I have here an example on the other direction. Let's say that everyone agrees that a node count is defined as a call to MakeMove(). Now, I implement an engine this way:
1. Increment node count at the start of MakeMove().
2. Always generate 'all' moves in Search (like Rebel does, to have better move ordering).
3. Always use SEE to order all moves (even non-captures, to determine if a piece in a non-capture piece is being given away for free; again, as hinted by Ed in Rebel).
4. Use MakeMove()/UnmakeMove in SEE to do the capture sequence. This avoids the problem with pinned pieces that plague traditional SEE.

For that engine, the node count will be outrageously large. People would complain that I am making up the numbers.

The really big numbers still make sense to me as the developer. I know what the engine is doing.

As for Vas and Rybka, my guess is that the counter is at the start of Search(), and there is no counter in QSearch() or anywhere else. In Thinker, the ratio between calls to Search() and calls to QSearch() is something like 1:200. This looks more like the kind of low numbers that Rybka displays.

So, again, I don't think there is intentional misleading here. Just a difference is terminology and what is being counted.
Junior counts nodes differently. For instance, single reply extensions are not counted as a full node.

I think that if there were a clear definition of what a node is, then a node count would be meaningful.

Do we want to say that every entrance into alpha-beta is a node? If it is, what happens when we circumvent the search with a hash lookup. Is it a node or not?

If a search circumvents quiesce() is it still a node?

We could also count eval() calls, but eval() can also be hashed.
Hashing is irrelevant in both cases. If you count calls to search/quiesce, then you are really counting the classic definition of a node. Once you get into search you might get a hash hit and return, but that was still a node that just got a quick cutoff. Ditto for eval caches. That just saves work at a node, it does not eliminate the fact that a node was reached.

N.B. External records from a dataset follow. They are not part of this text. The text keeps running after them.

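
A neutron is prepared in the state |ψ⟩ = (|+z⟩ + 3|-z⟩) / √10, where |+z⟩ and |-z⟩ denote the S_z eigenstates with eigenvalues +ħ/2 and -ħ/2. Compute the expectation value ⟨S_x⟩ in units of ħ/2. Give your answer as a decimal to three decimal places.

⟨σ_x⟩ = 2 Re(a* b)/(|a|²+|b|²) with a = 1, b = 3.
a* b = 3, so ⟨σ_x⟩ = 6/10.
⟨S_x⟩ = (ħ/2)·⟨σ_x⟩.

0.600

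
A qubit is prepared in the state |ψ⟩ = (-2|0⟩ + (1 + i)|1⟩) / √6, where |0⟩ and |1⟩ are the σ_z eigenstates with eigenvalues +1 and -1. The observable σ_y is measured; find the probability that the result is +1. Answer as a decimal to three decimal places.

0.167

|+y⟩ = (|0⟩ + i|1⟩)/√2, so ⟨+y|ψ⟩ = (-1 - i) / (√2·√6).
P = |-1 - i|² / 12 = 2/12.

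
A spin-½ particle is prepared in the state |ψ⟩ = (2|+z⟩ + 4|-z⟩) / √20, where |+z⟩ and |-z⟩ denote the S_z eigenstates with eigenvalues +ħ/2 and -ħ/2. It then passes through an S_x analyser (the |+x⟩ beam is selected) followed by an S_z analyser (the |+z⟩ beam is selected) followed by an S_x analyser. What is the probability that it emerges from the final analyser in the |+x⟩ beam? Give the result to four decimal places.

First analyser (S_x): P(|+x⟩) = |⟨+x|ψ⟩|² = 36/40.
After stage 1 the state is |+x⟩; P(|+z⟩) = |⟨+z|+x⟩|² = 1/2.
After stage 2 the state is |+z⟩; P(|+x⟩) = |⟨+x|+z⟩|² = 1/2.
Joint probability = 36/40 × 1/2 × 1/2 = 0.2250.

0.2250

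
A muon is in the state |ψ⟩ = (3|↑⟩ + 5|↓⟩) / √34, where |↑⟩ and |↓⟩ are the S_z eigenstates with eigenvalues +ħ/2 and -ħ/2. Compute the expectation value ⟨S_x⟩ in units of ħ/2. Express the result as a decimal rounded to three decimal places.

0.882

⟨σ_x⟩ = 2 Re(a* b)/(|a|²+|b|²) with a = 3, b = 5.
a* b = 15, so ⟨σ_x⟩ = 30/34.
⟨S_x⟩ = (ħ/2)·⟨σ_x⟩.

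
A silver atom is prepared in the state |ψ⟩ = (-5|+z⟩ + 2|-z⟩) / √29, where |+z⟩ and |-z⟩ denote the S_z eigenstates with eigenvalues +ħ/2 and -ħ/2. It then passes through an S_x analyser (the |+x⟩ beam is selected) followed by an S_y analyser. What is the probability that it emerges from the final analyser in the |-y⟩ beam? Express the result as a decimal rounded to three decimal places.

0.078

First analyser (S_x): P(|+x⟩) = |⟨+x|ψ⟩|² = 9/58.
After stage 1 the state is |+x⟩; P(|-y⟩) = |⟨-y|+x⟩|² = 1/2.
Joint probability = 9/58 × 1/2 = 0.078.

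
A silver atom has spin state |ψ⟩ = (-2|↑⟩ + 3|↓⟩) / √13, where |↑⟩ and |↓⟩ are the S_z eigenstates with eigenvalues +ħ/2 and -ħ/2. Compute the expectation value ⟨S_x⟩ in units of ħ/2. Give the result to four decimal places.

⟨σ_x⟩ = 2 Re(a* b)/(|a|²+|b|²) with a = -2, b = 3.
a* b = -6, so ⟨σ_x⟩ = -12/13.
⟨S_x⟩ = (ħ/2)·⟨σ_x⟩.

-0.9231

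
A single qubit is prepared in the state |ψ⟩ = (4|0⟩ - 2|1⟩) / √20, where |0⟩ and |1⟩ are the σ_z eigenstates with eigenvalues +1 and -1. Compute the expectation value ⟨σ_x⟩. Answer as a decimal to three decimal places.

-0.800

⟨σ_x⟩ = 2 Re(a* b)/(|a|²+|b|²) with a = 4, b = -2.
a* b = -8, so ⟨σ_x⟩ = -16/20.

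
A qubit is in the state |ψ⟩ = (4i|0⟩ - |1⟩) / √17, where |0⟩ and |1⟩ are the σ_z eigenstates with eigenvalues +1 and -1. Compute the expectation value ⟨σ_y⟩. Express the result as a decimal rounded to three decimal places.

0.471

⟨σ_y⟩ = 2 Im(a* b)/(|a|²+|b|²) with a = 4i, b = -1.
a* b = 4i, so ⟨σ_y⟩ = 8/17.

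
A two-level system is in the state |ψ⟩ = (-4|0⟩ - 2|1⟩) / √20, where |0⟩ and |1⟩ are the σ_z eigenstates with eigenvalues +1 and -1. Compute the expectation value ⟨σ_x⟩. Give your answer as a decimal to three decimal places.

0.800

⟨σ_x⟩ = 2 Re(a* b)/(|a|²+|b|²) with a = -4, b = -2.
a* b = 8, so ⟨σ_x⟩ = 16/20.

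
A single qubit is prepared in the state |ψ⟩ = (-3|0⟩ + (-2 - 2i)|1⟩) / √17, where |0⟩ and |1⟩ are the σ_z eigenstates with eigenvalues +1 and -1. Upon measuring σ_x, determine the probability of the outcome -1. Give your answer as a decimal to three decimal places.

0.147

|-x⟩ = (|0⟩ - |1⟩)/√2, so ⟨-x|ψ⟩ = (-1 + 2i) / (√2·√17).
P = |-1 + 2i|² / 34 = 5/34.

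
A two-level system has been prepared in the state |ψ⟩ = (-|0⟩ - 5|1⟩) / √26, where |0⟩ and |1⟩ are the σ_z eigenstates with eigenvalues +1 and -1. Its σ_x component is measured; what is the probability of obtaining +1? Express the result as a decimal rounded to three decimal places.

|+x⟩ = (|0⟩ + |1⟩)/√2, so ⟨+x|ψ⟩ = (-6) / (√2·√26).
P = |-6|² / 52 = 36/52.

0.692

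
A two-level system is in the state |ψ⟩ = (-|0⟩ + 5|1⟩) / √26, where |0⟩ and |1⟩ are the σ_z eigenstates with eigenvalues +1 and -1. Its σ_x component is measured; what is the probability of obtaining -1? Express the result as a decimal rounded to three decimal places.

0.692

|-x⟩ = (|0⟩ - |1⟩)/√2, so ⟨-x|ψ⟩ = (-6) / (√2·√26).
P = |-6|² / 52 = 36/52.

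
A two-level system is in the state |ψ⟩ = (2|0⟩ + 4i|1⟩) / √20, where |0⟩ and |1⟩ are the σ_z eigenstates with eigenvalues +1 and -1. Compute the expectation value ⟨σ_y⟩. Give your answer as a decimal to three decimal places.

⟨σ_y⟩ = 2 Im(a* b)/(|a|²+|b|²) with a = 2, b = 4i.
a* b = 8i, so ⟨σ_y⟩ = 16/20.

0.800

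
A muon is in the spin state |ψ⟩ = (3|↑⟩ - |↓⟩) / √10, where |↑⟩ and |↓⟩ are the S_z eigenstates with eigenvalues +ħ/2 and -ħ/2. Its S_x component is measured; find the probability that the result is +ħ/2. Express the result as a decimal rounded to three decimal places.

|+x⟩ = (|↑⟩ + |↓⟩)/√2, so ⟨+x|ψ⟩ = (2) / (√2·√10).
P = |2|² / 20 = 4/20.

0.200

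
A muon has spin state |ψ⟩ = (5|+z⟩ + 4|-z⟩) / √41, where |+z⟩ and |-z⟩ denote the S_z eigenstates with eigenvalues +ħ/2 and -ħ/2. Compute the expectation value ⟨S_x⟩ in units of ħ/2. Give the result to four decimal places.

⟨σ_x⟩ = 2 Re(a* b)/(|a|²+|b|²) with a = 5, b = 4.
a* b = 20, so ⟨σ_x⟩ = 40/41.
⟨S_x⟩ = (ħ/2)·⟨σ_x⟩.

0.9756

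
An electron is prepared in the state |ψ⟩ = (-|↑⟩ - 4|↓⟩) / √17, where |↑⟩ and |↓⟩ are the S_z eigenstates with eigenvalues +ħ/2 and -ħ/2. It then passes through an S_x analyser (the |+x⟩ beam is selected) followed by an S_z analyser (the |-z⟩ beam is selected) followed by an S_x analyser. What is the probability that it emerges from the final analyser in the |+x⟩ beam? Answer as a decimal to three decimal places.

First analyser (S_x): P(|+x⟩) = |⟨+x|ψ⟩|² = 25/34.
After stage 1 the state is |+x⟩; P(|-z⟩) = |⟨-z|+x⟩|² = 1/2.
After stage 2 the state is |-z⟩; P(|+x⟩) = |⟨+x|-z⟩|² = 1/2.
Joint probability = 25/34 × 1/2 × 1/2 = 0.184.

0.184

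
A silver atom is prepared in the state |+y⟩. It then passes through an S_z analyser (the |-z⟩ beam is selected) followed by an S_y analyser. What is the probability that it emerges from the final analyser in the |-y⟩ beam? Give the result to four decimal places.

First analyser (S_z): from |+y⟩, P(|-z⟩) = 1/2.
After stage 1 the state is |-z⟩; P(|-y⟩) = |⟨-y|-z⟩|² = 1/2.
Joint probability = 1/2 × 1/2 = 0.2500.

0.2500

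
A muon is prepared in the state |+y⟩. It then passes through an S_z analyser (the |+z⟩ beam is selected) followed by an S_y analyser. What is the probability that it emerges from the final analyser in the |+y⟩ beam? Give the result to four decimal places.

First analyser (S_z): from |+y⟩, P(|+z⟩) = 1/2.
After stage 1 the state is |+z⟩; P(|+y⟩) = |⟨+y|+z⟩|² = 1/2.
Joint probability = 1/2 × 1/2 = 0.2500.

0.2500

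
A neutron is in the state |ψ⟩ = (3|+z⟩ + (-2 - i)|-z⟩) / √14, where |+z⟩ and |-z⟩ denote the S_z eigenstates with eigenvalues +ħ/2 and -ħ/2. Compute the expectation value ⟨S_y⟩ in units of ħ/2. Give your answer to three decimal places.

⟨σ_y⟩ = 2 Im(a* b)/(|a|²+|b|²) with a = 3, b = (-2 - i).
a* b = (-6 - 3i), so ⟨σ_y⟩ = -6/14.
⟨S_y⟩ = (ħ/2)·⟨σ_y⟩.

-0.429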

One program does a full minimax, has no hash table of any kind, and so it produces a node number we can understand.

Another program has all sorts of reductions like alpha-beta, null move, lmr, etc, and does not consider single reply extensions as nodes.
I don't know where that comes from. Junior _does_ count nodes just like we do. It doesn't count _plies_ the same way, which is why it reports big search depths. Junior simply adjusts the remaining depth by subtracting 1 or 2, where 1 is for captures, 2 is for non-captures, and maybe even 0 for checks. So rather than extending, it just subtracts less which is the same thing. But the node counts are very comparable between junior and another program, but not the search depths reported.


If we compare the numbers from these two programs what will we learn?
If we do not know the kind of reductions that are going on inside of a program, I submit that node counts are almost completely meaningless.
I submit that if you report a valid node count and an understandable search depth, I can figure out what you are doing inside your search with respect to extensions and reductions. And that is the point of obfuscating the numbers, to make this more difficult.